Acacia caroleae, commonly known as carol's wattle, carole's wattle or narrow-leaf currawong, or is a species of flowering plant in the family Fabaceae and is endemic to eastern Australia. It is an erect shrub or tree with many more or less parallel branches, fissured, dark grey bark, flat, linear phyllodes, spikes of golden yellow flowers, and oblong, wrinkled pods.

==Description==
Acacia caroleae is an erect shrub or tree that typically grows to a height of up to 7 m and has many branches that grow more or less parallel to the main stem. It has dark grey bark that is corrugated and longitudinally fissured. The branchlets are a pinkish to dull purplish red, glabrous, angular and often resinous. Its phyllodes are linear, flat, 50–140 mm long, 1.5–4 mm wide and leathery with a conspicuous midvein. The flowers are golden yellow and borne in spikes 12–20 mm long in racemes up to 20 mm long.

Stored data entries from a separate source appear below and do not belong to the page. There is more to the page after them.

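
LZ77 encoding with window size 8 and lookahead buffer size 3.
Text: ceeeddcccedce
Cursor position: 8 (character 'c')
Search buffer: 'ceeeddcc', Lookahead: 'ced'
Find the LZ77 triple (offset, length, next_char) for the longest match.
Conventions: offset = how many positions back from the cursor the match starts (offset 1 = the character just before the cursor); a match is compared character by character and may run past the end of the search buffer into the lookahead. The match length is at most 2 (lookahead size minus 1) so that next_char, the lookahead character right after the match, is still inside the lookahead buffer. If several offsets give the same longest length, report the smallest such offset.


Try each offset into the search buffer:
  offset=1 (pos 7, char 'c'): match length 1
  offset=2 (pos 6, char 'c'): match length 1
  offset=3 (pos 5, char 'd'): match length 0
  offset=4 (pos 4, char 'd'): match length 0
  offset=5 (pos 3, char 'e'): match length 0
  offset=6 (pos 2, char 'e'): match length 0
  offset=7 (pos 1, char 'e'): match length 0
  offset=8 (pos 0, char 'c'): match length 2
Longest match has length 2 at offset 8.
next_char = character at position 8 + 2 = 10 -> 'd'

Best match: offset=8, length=2 (matching 'ce' starting at position 0)
LZ77 triple: (8, 2, 'd')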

Flowering mainly occurs between August and October, and the pods are linear, wrinkled and glabrous 60–80 mm long and raised over the oblong, dark, blackish brown seeds 4.0–4.5 mm long.

==Taxonomy==
This species was first formally described in 1920 by Joseph Maiden who gave it the name Acacia doratoxylon var. angustifolia in the Journal and Proceedings of the Royal Society of New South Wales from specimens collected by Thomas Lane Bancroft near Eidsvold. In 1978, Leslie Pedley raised the variety to species status as A. caroleae in the journal Austrobaileya. The specific epithet (caroleae) is named for Carole Pedley, the wife of Leslie Pedley.

==Distribution==
Carol's wattle is widespread between Moura in central eastern Queensland to Gilgandra in central New South Wales, where it is found on hills and plains growing in sandy and alluvial soils. It is commonly found in disturbed areas and as a part of open Eucalyptus woodland or forest communities that are often dominated by species of Callitris.